Tuesday, September 05, 2006

Confllicts of interest-- Take II: college football

Heisman Candidate Michael Bush's Injury Reminds Many That College Athletes Should be Paid, says Professor:
"“It makes no sense that half of the players come from poverty, and their starving families get almost nothing in return,” says Watkins, who was a recent guest on ESPN’s “Quite Frankly with Stephen A. Smith”.

Bush, the star running back at The University of Louisville, broke his leg in the team’s first game against The University of Kentucky. Bush was expected to be a high draft pick had he left for the NFL last year, and he was also considered by experts to be a strong candidate for the Heisman Trophy. Dr. Watkins, a Louisville native and graduate of The University of Kentucky, knows the experience of the college athlete all too well. He has taught at The University of Kentucky, The Ohio State University and now Syracuse University, all of whom have major athletics programs. “The NCAA has signed an 11 billion dollar TV rights deal for the NCAA tournament alone,” says Watkins, who wrote a scientific study last year calculating the economic value of the black male athlete to the NCAA. “Athletes take the greatest risk, they are distracted from their educations to play sports, and they get almost none of the rewards.”
To make matters worse, often when athletes do decide to turn pro early, they are seen as somehow unethical and making a short-term decision by foregoing their college education. This of course is an image that college's have every reason to maintain.

The only thing that makes this slightly better is that it looks like the surgery went well and he does have a $2million insurance policy on a career ending injury.

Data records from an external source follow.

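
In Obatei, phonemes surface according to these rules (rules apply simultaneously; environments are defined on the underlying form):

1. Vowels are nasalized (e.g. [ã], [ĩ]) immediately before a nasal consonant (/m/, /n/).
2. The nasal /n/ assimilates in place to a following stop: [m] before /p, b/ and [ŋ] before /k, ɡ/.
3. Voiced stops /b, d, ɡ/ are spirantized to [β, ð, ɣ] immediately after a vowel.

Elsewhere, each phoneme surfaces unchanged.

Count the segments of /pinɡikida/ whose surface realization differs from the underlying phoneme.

Segments that undergo a rule: /i/ → [ĩ] (rule 1); /n/ → [ŋ] (rule 2); /d/ → [ð] (rule 3).
All other segments surface unchanged.

3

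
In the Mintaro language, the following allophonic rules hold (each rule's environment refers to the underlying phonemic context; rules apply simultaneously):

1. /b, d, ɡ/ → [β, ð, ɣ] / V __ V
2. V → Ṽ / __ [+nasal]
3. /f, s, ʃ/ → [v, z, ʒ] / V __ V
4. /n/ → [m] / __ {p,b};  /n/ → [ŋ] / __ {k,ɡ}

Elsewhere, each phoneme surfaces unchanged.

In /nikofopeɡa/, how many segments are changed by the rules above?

Segments that undergo a rule: /f/ → [v] (rule 3); /ɡ/ → [ɣ] (rule 1).
All other segments surface unchanged.

2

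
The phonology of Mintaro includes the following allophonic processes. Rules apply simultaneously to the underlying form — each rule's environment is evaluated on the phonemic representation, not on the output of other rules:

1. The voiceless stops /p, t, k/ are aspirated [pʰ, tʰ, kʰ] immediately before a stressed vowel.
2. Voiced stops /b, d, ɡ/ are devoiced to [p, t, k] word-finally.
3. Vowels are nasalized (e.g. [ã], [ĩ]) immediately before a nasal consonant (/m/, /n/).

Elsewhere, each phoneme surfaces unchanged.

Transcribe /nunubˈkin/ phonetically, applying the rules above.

[nũnubˈkʰĩn]

/u/ meets the environment for rule 3 (before a nasal consonant) → [ũ].
/u/ (between /n/ and /b/) is in the target of rule 3 but the environment (before a nasal consonant) is not met → [u].
/b/ — between /u/ and /k/; rule 2 does not apply here → [b].
Rule 1 applies to /k/ (between /b/ and /i/: immediately before a stressed vowel) → [kʰ].
/i/ meets the environment for rule 3 (before a nasal consonant) → [ĩ].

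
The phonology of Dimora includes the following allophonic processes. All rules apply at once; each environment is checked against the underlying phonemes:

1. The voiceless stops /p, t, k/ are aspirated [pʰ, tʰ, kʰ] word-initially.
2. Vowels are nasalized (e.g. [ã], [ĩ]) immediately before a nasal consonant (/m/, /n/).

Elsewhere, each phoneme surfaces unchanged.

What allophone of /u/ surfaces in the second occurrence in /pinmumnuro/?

/u/ (between /n/ and /r/): rule 2 targets it, but not before a nasal consonant → unchanged [u].

[u]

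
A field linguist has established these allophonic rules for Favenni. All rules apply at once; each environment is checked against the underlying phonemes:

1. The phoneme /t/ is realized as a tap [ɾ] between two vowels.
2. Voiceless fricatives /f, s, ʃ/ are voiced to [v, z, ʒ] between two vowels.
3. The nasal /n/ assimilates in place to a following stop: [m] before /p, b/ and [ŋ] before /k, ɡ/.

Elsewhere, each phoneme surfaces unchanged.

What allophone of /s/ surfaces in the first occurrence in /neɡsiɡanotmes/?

/s/ — between /ɡ/ and /i/; rule 2 does not apply here → [s].

[s]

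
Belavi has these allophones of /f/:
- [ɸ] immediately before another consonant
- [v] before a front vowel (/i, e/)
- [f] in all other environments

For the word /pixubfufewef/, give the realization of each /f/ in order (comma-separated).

[f], [v], [f]

Occurrence 1 (position 6): no conditioning environment matches → elsewhere allophone [f].
Occurrence 2 (position 8): before a front vowel (/i, e/) → [v].
Occurrence 3 (position 12): no conditioning environment matches → elsewhere allophone [f].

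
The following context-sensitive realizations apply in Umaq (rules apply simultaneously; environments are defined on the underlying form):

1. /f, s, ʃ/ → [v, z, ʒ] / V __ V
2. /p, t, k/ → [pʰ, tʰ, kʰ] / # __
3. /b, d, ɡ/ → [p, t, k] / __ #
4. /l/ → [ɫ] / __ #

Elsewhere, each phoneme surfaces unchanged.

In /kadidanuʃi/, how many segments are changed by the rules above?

2

Segments that undergo a rule: /k/ → [kʰ] (rule 2); /ʃ/ → [ʒ] (rule 1).
All other segments surface unchanged.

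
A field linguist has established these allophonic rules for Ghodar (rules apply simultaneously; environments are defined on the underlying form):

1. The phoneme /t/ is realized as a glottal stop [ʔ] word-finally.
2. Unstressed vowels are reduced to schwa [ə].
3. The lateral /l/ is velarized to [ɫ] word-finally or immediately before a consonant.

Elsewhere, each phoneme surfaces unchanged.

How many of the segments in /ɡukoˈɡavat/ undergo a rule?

Segments that undergo a rule: /u/ → [ə] (rule 2); /o/ → [ə] (rule 2); /a/ → [ə] (rule 2); /t/ → [ʔ] (rule 1).
All other segments surface unchanged.

4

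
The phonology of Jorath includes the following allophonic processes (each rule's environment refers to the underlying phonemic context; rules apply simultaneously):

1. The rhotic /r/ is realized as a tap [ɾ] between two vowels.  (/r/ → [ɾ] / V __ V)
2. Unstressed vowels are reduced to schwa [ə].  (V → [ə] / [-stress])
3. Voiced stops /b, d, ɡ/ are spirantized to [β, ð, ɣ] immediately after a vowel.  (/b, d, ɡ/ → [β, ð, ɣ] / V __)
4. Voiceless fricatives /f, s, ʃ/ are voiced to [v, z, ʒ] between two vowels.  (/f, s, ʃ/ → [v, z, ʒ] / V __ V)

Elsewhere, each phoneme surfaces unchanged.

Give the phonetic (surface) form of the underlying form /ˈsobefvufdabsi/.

[ˈsoβəfvəfdəβsə]

/s/ (word-initial) is in the target of rule 4 but the environment (between two vowels) is not met → [s].
/o/ (between /s/ and /b/) is in the target of rule 2 but the environment (in an unstressed syllable) is not met → [o].
/b/ — between /o/ and /e/, immediately after a vowel — surfaces as [β] (rule 3).
Rule 2 applies to /e/ (between /b/ and /f/: in an unstressed syllable) → [ə].
/f/ (between /e/ and /v/) fails the environment for rule 4, so it stays [f].
/v/ — not in any rule's target class → [v].
/u/ — between /v/ and /f/, in an unstressed syllable — surfaces as [ə] (rule 2).
/f/ (between /u/ and /d/): rule 4 targets it, but not between two vowels → unchanged [f].
/d/ (between /f/ and /a/): rule 3 targets it, but not immediately after a vowel → unchanged [d].
/a/ (between /d/ and /b/): in an unstressed syllable, so rule 2 applies → [ə].
/b/ meets the environment for rule 3 (immediately after a vowel) → [β].
/s/ (between /b/ and /i/): rule 4 targets it, but not between two vowels → unchanged [s].
/i/ meets the environment for rule 2 (in an unstressed syllable) → [ə].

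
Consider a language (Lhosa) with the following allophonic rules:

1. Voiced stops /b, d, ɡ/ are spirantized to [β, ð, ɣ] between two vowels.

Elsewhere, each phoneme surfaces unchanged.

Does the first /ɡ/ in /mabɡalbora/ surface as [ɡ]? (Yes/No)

Yes

/ɡ/ (between /b/ and /a/) is in the target of rule 1 but the environment (between two vowels) is not met → [ɡ].
The actual realization is [ɡ], which matches [ɡ].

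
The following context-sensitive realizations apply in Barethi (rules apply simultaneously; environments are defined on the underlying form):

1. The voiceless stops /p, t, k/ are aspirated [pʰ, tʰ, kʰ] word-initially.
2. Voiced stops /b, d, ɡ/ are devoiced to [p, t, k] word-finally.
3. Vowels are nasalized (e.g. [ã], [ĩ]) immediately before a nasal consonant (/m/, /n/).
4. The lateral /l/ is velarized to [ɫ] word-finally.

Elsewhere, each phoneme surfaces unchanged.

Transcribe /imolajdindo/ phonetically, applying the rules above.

Rule 3 applies to /i/ (word-initial: before a nasal consonant) → [ĩ].
/o/ — between /m/ and /l/; rule 3 does not apply here → [o].
/l/ (between /o/ and /a/): rule 4 targets it, but not word-finally → unchanged [l].
/a/ (between /l/ and /j/): rule 3 targets it, but not before a nasal consonant → unchanged [a].
/d/ (between /j/ and /i/): rule 2 targets it, but not word-finally → unchanged [d].
/i/ meets the environment for rule 3 (before a nasal consonant) → [ĩ].
/d/ — between /n/ and /o/; rule 2 does not apply here → [d].
/o/ (word-final) fails the environment for rule 3, so it stays [o].

[ĩmolajdĩndo]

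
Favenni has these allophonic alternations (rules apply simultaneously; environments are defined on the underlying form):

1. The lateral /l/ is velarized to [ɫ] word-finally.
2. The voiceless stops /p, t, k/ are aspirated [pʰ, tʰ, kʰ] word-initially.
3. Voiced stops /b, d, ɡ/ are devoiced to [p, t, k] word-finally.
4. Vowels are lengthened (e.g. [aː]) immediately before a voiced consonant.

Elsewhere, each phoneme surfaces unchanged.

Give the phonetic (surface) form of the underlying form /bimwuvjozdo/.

/b/ (word-initial): rule 3 targets it, but not word-finally → unchanged [b].
/i/ (between /b/ and /m/) occurs before a voiced consonant → [iː] by rule 4.
/u/ (between /w/ and /v/) occurs before a voiced consonant → [uː] by rule 4.
Rule 4 applies to /o/ (between /j/ and /z/: before a voiced consonant) → [oː].
/d/ (between /z/ and /o/): rule 3 targets it, but not word-finally → unchanged [d].
/o/ (word-final) is in the target of rule 4 but the environment (before a voiced consonant) is not met → [o].

[biːmwuːvjoːzdo]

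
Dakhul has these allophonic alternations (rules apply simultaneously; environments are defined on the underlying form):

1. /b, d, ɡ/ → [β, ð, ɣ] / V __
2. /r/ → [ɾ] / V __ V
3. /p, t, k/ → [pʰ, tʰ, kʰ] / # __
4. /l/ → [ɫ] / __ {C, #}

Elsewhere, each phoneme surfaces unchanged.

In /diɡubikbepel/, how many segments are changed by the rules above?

Segments that undergo a rule: /ɡ/ → [ɣ] (rule 1); /b/ → [β] (rule 1); /l/ → [ɫ] (rule 4).
All other segments surface unchanged.

3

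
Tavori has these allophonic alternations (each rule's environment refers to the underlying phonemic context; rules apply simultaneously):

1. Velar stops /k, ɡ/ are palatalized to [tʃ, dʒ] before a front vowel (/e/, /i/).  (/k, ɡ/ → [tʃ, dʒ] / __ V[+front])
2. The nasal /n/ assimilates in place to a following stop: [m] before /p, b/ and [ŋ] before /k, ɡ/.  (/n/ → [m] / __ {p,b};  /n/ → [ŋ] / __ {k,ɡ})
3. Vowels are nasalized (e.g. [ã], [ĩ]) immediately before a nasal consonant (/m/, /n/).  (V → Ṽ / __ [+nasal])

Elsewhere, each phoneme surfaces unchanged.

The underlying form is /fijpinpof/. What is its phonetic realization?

/i/ — between /f/ and /j/; rule 3 does not apply here → [i].
/i/ (between /p/ and /n/): before a nasal consonant, so rule 3 applies → [ĩ].
/n/ (between /i/ and /p/): before a labial or velar stop, so rule 2 applies → [m].
/o/ (between /p/ and /f/) fails the environment for rule 3, so it stays [o].

[fijpĩmpof]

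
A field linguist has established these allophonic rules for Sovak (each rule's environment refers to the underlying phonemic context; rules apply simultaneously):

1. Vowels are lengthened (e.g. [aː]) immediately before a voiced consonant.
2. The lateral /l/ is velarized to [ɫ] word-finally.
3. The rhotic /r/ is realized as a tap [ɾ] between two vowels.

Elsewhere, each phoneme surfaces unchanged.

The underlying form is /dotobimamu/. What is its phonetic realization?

[dotoːbiːmaːmu]

/d/ stays [d].
/o/ — between /d/ and /t/; rule 1 does not apply here → [o].
/t/ — not in any rule's target class → [t].
/o/ meets the environment for rule 1 (before a voiced consonant) → [oː].
/b/ — not in any rule's target class → [b].
/i/ — between /b/ and /m/, before a voiced consonant — surfaces as [iː] (rule 1).
/m/ (between /i/ and /a/) is unaffected → [m].
/a/ (between /m/ and /m/): before a voiced consonant, so rule 1 applies → [aː].
/m/ — not in any rule's target class → [m].
/u/ (word-final) is in the target of rule 1 but the environment (before a voiced consonant) is not met → [u].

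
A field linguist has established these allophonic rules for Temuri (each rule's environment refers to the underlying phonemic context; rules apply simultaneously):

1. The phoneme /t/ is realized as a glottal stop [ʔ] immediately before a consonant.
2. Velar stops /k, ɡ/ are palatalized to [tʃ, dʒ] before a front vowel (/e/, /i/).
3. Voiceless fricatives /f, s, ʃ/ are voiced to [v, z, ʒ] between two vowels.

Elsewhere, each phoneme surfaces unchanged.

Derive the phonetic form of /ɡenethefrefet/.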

Conflicts of interest in the real estate market

The real estate market fascinates me. Not only is real estate often the largest holding of many people, but the lack of liquidity, lack of transparency, and vested interests of various players tells us much about people and markets.

For instance, while some observers may balk at the idea that corporate managers would purposely fight transparency, we see much evidence of the same behavior by real estate brokers who fight to maintain their competitive advantage that the lack of transparency brings.

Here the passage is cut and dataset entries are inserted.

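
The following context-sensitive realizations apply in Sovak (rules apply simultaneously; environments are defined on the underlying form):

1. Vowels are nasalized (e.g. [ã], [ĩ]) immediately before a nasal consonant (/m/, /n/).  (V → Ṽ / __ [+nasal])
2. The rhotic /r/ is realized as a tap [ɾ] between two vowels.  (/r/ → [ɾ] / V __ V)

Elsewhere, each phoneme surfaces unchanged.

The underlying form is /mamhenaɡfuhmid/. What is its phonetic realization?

[mãmhẽnaɡfuhmid]

/m/ stays [m].
Rule 1 applies to /a/ (between /m/ and /m/: before a nasal consonant) → [ã].
/m/ (between /a/ and /h/) is unaffected → [m].
/h/ (between /m/ and /e/) is unaffected → [h].
/e/ (between /h/ and /n/): before a nasal consonant, so rule 1 applies → [ẽ].
/n/ — not in any rule's target class → [n].
/a/ (between /n/ and /ɡ/) is in the target of rule 1 but the environment (before a nasal consonant) is not met → [a].
/ɡ/ — not in any rule's target class → [ɡ].
/f/ (between /ɡ/ and /u/): no rule targets it → [f].
/u/ (between /f/ and /h/) is in the target of rule 1 but the environment (before a nasal consonant) is not met → [u].
/h/ (between /u/ and /m/): no rule targets it → [h].
/m/ (between /h/ and /i/) is unaffected → [m].
/i/ — between /m/ and /d/; rule 1 does not apply here → [i].
/d/ (word-final) is unaffected → [d].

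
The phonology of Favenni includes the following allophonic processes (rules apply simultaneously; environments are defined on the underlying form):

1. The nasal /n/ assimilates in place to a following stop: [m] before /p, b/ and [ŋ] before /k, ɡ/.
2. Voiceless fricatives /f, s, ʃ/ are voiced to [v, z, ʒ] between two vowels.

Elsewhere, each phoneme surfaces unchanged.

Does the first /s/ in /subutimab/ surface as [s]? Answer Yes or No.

Yes

/s/ (word-initial) fails the environment for rule 2, so it stays [s].
The actual realization is [s], which matches [s].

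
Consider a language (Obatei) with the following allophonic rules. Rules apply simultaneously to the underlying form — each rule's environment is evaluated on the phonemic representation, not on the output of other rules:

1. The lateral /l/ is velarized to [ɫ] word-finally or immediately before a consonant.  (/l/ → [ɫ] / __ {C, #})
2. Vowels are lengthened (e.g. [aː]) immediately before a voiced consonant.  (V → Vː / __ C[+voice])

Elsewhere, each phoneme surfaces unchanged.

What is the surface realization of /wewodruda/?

[weːwoːdruːda]

/w/ (word-initial): no rule targets it → [w].
/e/ — between /w/ and /w/, before a voiced consonant — surfaces as [eː] (rule 2).
/w/ stays [w].
/o/ (between /w/ and /d/) occurs before a voiced consonant → [oː] by rule 2.
/d/ — not in any rule's target class → [d].
/r/ stays [r].
/u/ meets the environment for rule 2 (before a voiced consonant) → [uː].
/d/ (between /u/ and /a/): no rule targets it → [d].
/a/ (word-final): rule 2 targets it, but not before a voiced consonant → unchanged [a].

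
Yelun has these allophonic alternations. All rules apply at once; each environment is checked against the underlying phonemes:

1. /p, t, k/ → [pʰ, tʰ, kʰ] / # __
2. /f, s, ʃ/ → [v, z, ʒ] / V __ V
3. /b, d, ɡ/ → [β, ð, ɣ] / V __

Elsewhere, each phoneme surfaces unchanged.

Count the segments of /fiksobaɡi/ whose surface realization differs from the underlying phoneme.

2

Segments that undergo a rule: /b/ → [β] (rule 3); /ɡ/ → [ɣ] (rule 3).
All other segments surface unchanged.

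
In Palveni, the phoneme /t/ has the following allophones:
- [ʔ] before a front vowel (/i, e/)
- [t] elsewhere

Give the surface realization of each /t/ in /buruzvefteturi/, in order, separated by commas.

[ʔ], [t]

Occurrence 1 (position 9): before a front vowel (/i, e/) → [ʔ].
Occurrence 2 (position 11): no conditioning environment matches → elsewhere allophone [t].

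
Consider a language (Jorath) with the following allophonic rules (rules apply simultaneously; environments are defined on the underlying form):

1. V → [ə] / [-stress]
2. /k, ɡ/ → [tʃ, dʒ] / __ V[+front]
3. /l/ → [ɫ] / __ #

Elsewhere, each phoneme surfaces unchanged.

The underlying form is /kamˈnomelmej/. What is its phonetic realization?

[kəmˈnoməlməj]

/k/ — word-initial; rule 2 does not apply here → [k].
/a/ meets the environment for rule 1 (in an unstressed syllable) → [ə].
/o/ — between /n/ and /m/; rule 1 does not apply here → [o].
/e/ meets the environment for rule 1 (in an unstressed syllable) → [ə].
/l/ (between /e/ and /m/): rule 3 targets it, but not word-finally → unchanged [l].
/e/ (between /m/ and /j/) occurs in an unstressed syllable → [ə] by rule 1.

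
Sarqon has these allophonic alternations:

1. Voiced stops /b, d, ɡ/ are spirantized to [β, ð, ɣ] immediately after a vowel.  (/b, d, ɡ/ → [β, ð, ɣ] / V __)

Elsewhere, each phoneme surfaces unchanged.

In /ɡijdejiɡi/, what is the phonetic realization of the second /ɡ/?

[ɣ]

/ɡ/ meets the environment for rule 1 (immediately after a vowel) → [ɣ].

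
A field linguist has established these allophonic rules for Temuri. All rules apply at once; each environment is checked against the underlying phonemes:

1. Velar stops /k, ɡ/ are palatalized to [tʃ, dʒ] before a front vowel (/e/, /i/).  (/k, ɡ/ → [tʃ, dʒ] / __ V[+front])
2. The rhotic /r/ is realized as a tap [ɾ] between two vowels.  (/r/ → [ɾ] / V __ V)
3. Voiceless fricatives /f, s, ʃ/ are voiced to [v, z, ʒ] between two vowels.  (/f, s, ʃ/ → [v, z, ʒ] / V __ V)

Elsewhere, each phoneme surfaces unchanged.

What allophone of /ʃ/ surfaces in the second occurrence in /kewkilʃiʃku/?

/ʃ/ (between /i/ and /k/): rule 3 targets it, but not between two vowels → unchanged [ʃ].

[ʃ]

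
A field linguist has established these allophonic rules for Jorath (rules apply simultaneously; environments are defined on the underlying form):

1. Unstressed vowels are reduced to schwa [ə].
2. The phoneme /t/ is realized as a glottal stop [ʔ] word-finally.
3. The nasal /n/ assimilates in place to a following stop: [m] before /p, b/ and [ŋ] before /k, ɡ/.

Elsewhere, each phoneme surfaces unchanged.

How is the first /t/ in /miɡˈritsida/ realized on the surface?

/t/ (between /i/ and /s/) fails the environment for rule 2, so it stays [t].

[t]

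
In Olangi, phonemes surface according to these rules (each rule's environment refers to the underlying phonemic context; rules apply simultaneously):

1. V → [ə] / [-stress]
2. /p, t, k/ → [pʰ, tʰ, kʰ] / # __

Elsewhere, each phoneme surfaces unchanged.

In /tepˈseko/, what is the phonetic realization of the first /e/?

[ə]

/e/ — between /t/ and /p/, in an unstressed syllable — surfaces as [ə] (rule 1).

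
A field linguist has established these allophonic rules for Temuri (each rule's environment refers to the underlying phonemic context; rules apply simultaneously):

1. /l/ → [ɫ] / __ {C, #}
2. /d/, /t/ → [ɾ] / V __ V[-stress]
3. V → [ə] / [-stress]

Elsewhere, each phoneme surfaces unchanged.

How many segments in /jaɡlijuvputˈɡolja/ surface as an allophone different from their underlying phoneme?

Segments that undergo a rule: /a/ → [ə] (rule 3); /i/ → [ə] (rule 3); /u/ → [ə] (rule 3); /u/ → [ə] (rule 3); /l/ → [ɫ] (rule 1); /a/ → [ə] (rule 3).
All other segments surface unchanged.

6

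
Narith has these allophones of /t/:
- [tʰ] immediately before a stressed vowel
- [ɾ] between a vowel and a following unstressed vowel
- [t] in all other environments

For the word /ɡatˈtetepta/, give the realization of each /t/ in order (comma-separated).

[t], [tʰ], [ɾ], [t]

Occurrence 1 (position 3): no conditioning environment matches → elsewhere allophone [t].
Occurrence 2 (position 4): immediately before a stressed vowel → [tʰ].
Occurrence 3 (position 6): between a vowel and an unstressed vowel → [ɾ].
Occurrence 4 (position 9): no conditioning environment matches → elsewhere allophone [t].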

For instance, from the NY Times:

"The Internet has radically changed the way consumers buy books and airline tickets, trade stock and learn news. But the real estate industry has resisted change -- and protected its commission structure-- by controlling the information on its Multiple Listing Service database of properties for sale.

“You can find out more on the Internet about an eBay Beanie Baby than you can about a $1 million house,” said Glenn Kelman, chief executive of Redfin, a licensed broker in Washington State and California.

The M.L.S. is the only place that contains nearly all the homes for sale in a community. Only brokers can post there, but agents can also display selected information about a listing on their own Web sites and on"

Of course it is changing, albeit slowly (e.g. Zillow lists prices of most homes), but it sure is taking longer than many so-called experts would have expected.

Blogging problems

I am not sure what setting was wrong, but appears to be fixed now. I just got a new computer and for some reason, I could not post to FinanceProfessor...oh is fixed now.

Classes have started here and it seems that the weather knows it and has decided to get wet and cold.

I am teaching two advanced corp fin classes and two graduate introductory finance courses this semester. So it should be a good semester.